スタッフ「はい、今回の分です」
「ありがとうございます!」
束になったお手紙を受け取ってスタッフさんに一礼する。まだみんな来ないし、どこかで座って読もうっと。たまにYouTube撮る時に使うソファに腰掛けて受け取ったばかりのお手紙に目を通す。

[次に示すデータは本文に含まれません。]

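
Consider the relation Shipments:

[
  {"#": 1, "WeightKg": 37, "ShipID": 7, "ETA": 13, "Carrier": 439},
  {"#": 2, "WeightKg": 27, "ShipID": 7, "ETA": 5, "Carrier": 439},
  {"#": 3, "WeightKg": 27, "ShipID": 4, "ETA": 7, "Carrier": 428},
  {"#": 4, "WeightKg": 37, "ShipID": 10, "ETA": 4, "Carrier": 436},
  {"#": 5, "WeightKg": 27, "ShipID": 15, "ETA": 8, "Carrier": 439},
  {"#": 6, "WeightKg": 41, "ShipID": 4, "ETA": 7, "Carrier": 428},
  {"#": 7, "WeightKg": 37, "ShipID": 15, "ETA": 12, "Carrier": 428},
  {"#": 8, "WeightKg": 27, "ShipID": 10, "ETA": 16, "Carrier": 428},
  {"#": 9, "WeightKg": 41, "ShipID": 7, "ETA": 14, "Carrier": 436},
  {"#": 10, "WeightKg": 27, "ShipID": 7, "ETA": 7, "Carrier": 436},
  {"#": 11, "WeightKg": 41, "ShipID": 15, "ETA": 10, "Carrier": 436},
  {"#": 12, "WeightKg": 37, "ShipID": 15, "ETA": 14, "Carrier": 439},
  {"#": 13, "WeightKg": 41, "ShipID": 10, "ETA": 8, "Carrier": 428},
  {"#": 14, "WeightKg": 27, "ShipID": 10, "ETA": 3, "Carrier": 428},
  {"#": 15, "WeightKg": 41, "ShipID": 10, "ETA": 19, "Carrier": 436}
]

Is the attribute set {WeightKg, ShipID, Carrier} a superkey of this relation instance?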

みんな可愛い便箋持ってるんだなぁ。私のこと考えて選んでくれてるんだよね、きっと。ふふ、みんな可愛い。
『いつも明るくて可愛い伊織ちゃんが大好き!』
『この間のYouTubeの嶺亜くんと伊織ちゃんめっちゃ可愛かったです!』
『たまにはISLANDTVもあげてね🥺』
『いおちゃんがアイドル続けててくれるから私も毎日頑張れてます。本当にありがとう』
痺愛ちゃんたちからのファンレターは全部キラキラした宝物で金平糖の詰まった小瓶みたいに可愛いの。甘くて幸せな魔法がかかってるそれは私の力の源。活動の原動力でもある。
「ふふっ」
橋本「なぁに笑ってんの」
「ん? あ、涼くんだぁ」
橋本「やっほー」
へにゃと笑えばすとんと隣に涼くんが腰掛ける。手紙を封筒に閉まうと「手紙?」と尋ねられた。
「うん、痺愛ちゃんたちからのラブレターだよ」
橋本「あー。それでニヤニヤしてたんだ」
「にやにやなんてしてないよ?」
橋本「してたよ。超顔緩んでた」
「え、本当? ……ちょっと、恥ずかしい」
橋本「いいじゃん、可愛かったし」
ぶんぶんと首を振って誤魔化しても涼くんは笑ったまま。「てかさぁ」と彼は言葉を続けた。
橋本「今度デートしようよ」
「んー?」
橋本「ダメ?」
私が答えるよりも早く「ダメ」という声が投げられた。視界の端に金色の髪が映る。視線を向ければその先にいたのはれーあだった。
橋本「えー、ダメ?」
嶺亜「ダメ」
橋本「伊織も?」
「ごめんなさい……!」
ぺこりと頭を下げる。涼くんは「フラれた〜」っていつもの調子で笑ってた。それに対してれーあが「ドンマイ」って返してて、なんだかつい笑ってしまった。
嶺亜「伊織は俺ら以外とデートとかしないから」
橋本「へー」
「えっ、れーあともデートしたことないよ?」
橋本「って言ってるけど?」
嶺亜「伊織、ちょっと黙ってて」
「はぁい……」
お口チャック。とにかくダメってれーあは涼くんに釘さして、そんなれーあの姿に涼くんはちょっと驚いたみたい。「嶺亜くんがそこまで言うならやめとく」って笑って仕事に戻っていった。
嶺亜「伊織」
「はい!」
嶺亜「危機感無さすぎ」
「でも、涼くんのことだし、冗談でしょ?」
嶺亜「そういうとこ」
むにとほっぺを摘まれてみょーんと伸ばされた。いひゃいの。
「うぅ……」
嶺亜「ちょっとは反省した?」
「うん」
嶺亜「よしよし」
ぽんぽんって頭撫でて「じゃあ今度、俺とデートね」って彼は笑った。「うん」って頷くと「お前本当に反省してる?」ってデコピンされた。